Dans les zones les plus profondes et les plus vierges de la forêt amazonienne, les oiseaux sont isolés de presque tout contact direct avec les humains. Pourtant, les données recueillies pendant 40 ans dans cette forêt tropicale, la plus grande du monde, montrent que même ici, les oiseaux sont touchés par les effets du réchauffement climatique.
L’étude, menée par des scientifiques de l’Université d’État de Louisiane, a révélé que le nombre d’oiseaux résidents sensibles a diminué dans toute la forêt amazonienne au cours des quatre dernières décennies. De plus, la taille du corps et la longueur des ailes des oiseaux ont changé. Selon les chercheurs, ces changements physiques sont associés à des conditions de plus en plus chaudes et sèches pendant la saison sèche, entre juin et novembre de chaque année.
« Même au milieu de cette forêt amazonienne vierge, nous constatons les effets globaux du changement climatique provoqués par les humains, y compris nous », a déclaré l’auteur principal de l’étude Vitek Jirinec, écologiste associé au Centre de recherche en écologie intégrale et auteur principal de cette étude.
Plus de 15 000 oiseaux ont été capturés, mesurés, pesés, marqués avec une bague sur les pattes et relâchés au cours de la période d’étude de 40 ans. L’analyse de l’ensemble des données révèle que, chez presque toutes les 77 espèces différentes enregistrées, la taille corporelle a diminué depuis les années 1980.
En moyenne, les oiseaux ont perdu environ deux pour cent de leur poids corporel tous les dix ans. Pour une espèce d’oiseau moyenne qui pesait environ 30 grammes dans les années 1980, la population pèse aujourd’hui en moyenne environ 27,6 grammes.
« La taille de ces oiseaux ne varie pas tellement. Ils sont assez précis, donc lorsque chaque membre de la population pèse quelques grammes de moins, c’est significatif », a déclaré Philip Stouffer, co-auteur de l’étude et professeur Lee F. Mason à la LSU School of Renewable Natural Resources.
Les oiseaux ont été collectés sur une large étendue de la forêt tropicale et les changements enregistrés ne sont donc liés à aucune localité spécifique. Cela indique que les phénomènes de corps plus légers et d’ailes plus longues se produisent très probablement dans toutes les régions de la forêt tropicale.
« Cela se produit sans aucun doute partout et probablement pas seulement chez les oiseaux », a déclaré le professeur Stouffer. « Si vous regardez par la fenêtre et réfléchissez à ce que vous voyez à l’extérieur, les conditions ne sont plus celles d’il y a 40 ans et il est très probable que les plantes et les animaux réagissent également à ces changements. Nous avons cette idée que les choses que nous voyons sont figées dans le temps, mais si ces oiseaux ne sont pas figés dans le temps, cela n’est peut-être pas vrai.
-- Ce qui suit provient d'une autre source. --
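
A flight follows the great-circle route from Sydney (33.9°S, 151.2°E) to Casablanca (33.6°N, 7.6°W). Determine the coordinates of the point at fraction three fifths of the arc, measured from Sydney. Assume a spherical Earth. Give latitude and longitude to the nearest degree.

From cos δ = sin φ₁ sin φ₂ + cos φ₁ cos φ₂ cos Δλ, the central angle is δ ≈ 2.834 rad (162.4°).
Interpolate at f = 3/5 with slerp weights a = sin((1−f)δ)/sin δ ≈ 2.997, b = sin(fδ)/sin δ ≈ 3.280.
p = a·p₁ + b·p₂ ≈ (0.528, 0.837, 0.144); φ = arcsin(p_z) ≈ 8.25°, λ = atan2(p_y, p_x) ≈ 57.75°.

≈ (8°N, 58°E)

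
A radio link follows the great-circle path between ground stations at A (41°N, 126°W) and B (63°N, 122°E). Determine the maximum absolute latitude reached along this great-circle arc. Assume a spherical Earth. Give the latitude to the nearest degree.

≈ 69°N

The great circle lies in the plane with unit normal n̂ = (p₁ × p₂)/|p₁ × p₂|.
Here n̂_z ≈ -0.357; the vertex latitude is φ_max = arccos|n̂_z| ≈ 69.1°.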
Les 77 espèces différentes recensées représentent des habitants à tous les niveaux de la forêt, du sol frais et sombre de la forêt jusqu’à l’étage intermédiaire plus chaud et ensoleillé. Les résultats ont montré que les espèces vivant dans les parties supérieures de l’étage intermédiaire de la forêt présentaient les changements les plus spectaculaires en termes de poids corporel et de longueur d’aile. Ce sont les oiseaux les plus exposés aux conditions environnementales plus chaudes et plus sèches. Ils ont également tendance à voler davantage lorsqu’ils se déplacent d’arbre en arbre.
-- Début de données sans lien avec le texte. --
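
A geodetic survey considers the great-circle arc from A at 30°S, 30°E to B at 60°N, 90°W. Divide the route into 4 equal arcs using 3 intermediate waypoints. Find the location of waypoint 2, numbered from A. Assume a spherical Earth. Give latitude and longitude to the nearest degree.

Convert each endpoint to a unit vector on the sphere (x = cos φ cos λ, y = cos φ sin λ, z = sin φ).
The central angle between the endpoints is δ = arccos(p₁·p₂) ≈ 2.278 rad (130.5°).
Interpolate at f = 2/4 with slerp weights a = sin((1−f)δ)/sin δ ≈ 1.194, b = sin(fδ)/sin δ ≈ 1.194.
p = a·p₁ + b·p₂ ≈ (0.896, -0.080, 0.437); φ = arcsin(p_z) ≈ 25.92°, λ = atan2(p_y, p_x) ≈ -5.10°.

≈ 26°N, 5°W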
Les chercheurs émettent l’hypothèse que ces espèces d’oiseaux amazoniens se sont adaptées à des conditions plus chaudes et plus sèches en réduisant l’énergie nécessaire pour voler et trouver de la nourriture. Un corps plus léger avec des ailes plus longues entraînera une charge alaire réduite, ce qui rendra le vol plus efficace. Si un oiseau a une charge alaire plus élevée, il doit battre des ailes plus rapidement pour rester en l’air, ce qui nécessite plus d’énergie et produit plus de chaleur métabolique. La réduction du poids corporel et l’augmentation de la longueur des ailes conduisent à une utilisation plus efficace des ressources tout en restant au frais dans un climat qui se réchauffe.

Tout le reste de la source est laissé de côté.